Dennis kommt auf mich zu. „Der…“ schnief, „der Kai weint“.   „Warum weint der Kai denn?“  Der Dennis guckt mich ungläubig an. „Weil ich ihn mit Auto hauen habe…“ „Lan“.

Immerhin, ich freue mich, dass er wenigstens ehrlich ist. Aber wenn Kai weint ist das eh nicht so dramatisch. Er weint gerne. Er weint oft und er weint vor allem ohne auf zu hören. Dennoch gehe ich zu ihm. Gehe aber auch schnell wieder weg. Es hat eh keinen Sinn. Er schreit vor sich hin. Schreit, dass alle scheiße sind. Dass er Dennis und mich hasst. Und weil er uns so sehr hasst, schmeißt er einen Stuhl um. Aus dem Gekreische höre ich heraus, wie es zum Streit gekommen ist, dass er Haligalli verloren hat, die Karten weggeschmissen, und Dennis ihn dann mit einem Auto gehauen hat. Ja, dass Gefühl kenne ich, auch mal verlieren zu müssen, versuche deswegen auch ihn zu trösten.

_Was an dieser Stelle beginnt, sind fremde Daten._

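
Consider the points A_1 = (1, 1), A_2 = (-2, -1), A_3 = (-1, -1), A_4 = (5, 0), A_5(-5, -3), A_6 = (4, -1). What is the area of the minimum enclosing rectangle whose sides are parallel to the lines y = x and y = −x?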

Nein, natürlich Schwachsinn, ich verliere doch nicht. Was für ein Loser, verliert denn in Halligalli gegen einen 4 Jährigen? Dennoch will ich Kai aufmuntern. Aber meine Phrase: „Weißt du Kai, mal verspeist man den Bären, und mal wird man vom Bären verspeist“, hatte nicht die gehoffte Wirkung. Wahrscheinlich kennt der Banause den Duden nicht. Dann soll er ruhig heulen. Versager. Halligalli Verlierer. Nasenherpesüberträger.

Derweil ertönt aus der Toilette ein zartes Rufen.  „Fätig!“. „Fätig!“. Genervt drehe ich mich Richtung gelber Toiletten Tür. Ich ahne schlimmes.

Um die Tür und ihre Bazillen nicht berühren zu müssen Puste ich die Tür auf. Oder versuche es zumindest. Weil es nicht klappt, gebe ich ihr einen Tritt und sie kracht gegen die Wand. Statt Halil abzuschrecken ruft er nur noch lauter. „Oachim… Fägtig!“.

Aus Halils Klokabine grinsen mich mittlerweile zwei Gesichter an. Ein großes Rundes, und daneben ein etwas Kleineres mit großen braunen Knopfaugen. „Chaloh!“ Ich winke.

Halil steht auf allen Vieren, reckt mir seinen Popo entgegen und Grinst. Grinst wahrscheinlich weil ihm klar ist, dass ich, trotz Abitur und guten Deutsch- und Hygiene-Kenntnissen den beschisseneren Job von uns beiden habe. Ich mache seine Scheiße weg. Ich fange mir die Bazillen ein, die er züchtet.

Chaloh!“ Ich winke wieder, diesmal grinse ich auch. Aus Verzweiflung.

Wenigstens ist heute Freitag.

Sonntagabend. Ich liege zuhause in meinem Bett. Es ist still. Neben mir ein Haufen alter Klamotten, sie stinken nach dem Qualm der Clubs vom Wochenende, und leere Jogurtbecher stapeln sich auf dem Tisch. Staubmäuse neben dem Bett. Ein Weinflecken auf dem Fußboden.

Bevor ich einschlafe denke ich an Montag, dabei legt sich ein kleines Lächeln auf mein Gesicht. ich freue mich drauf. Denn Montag werde ich wieder Hausbauen. Hausbauen, mit du!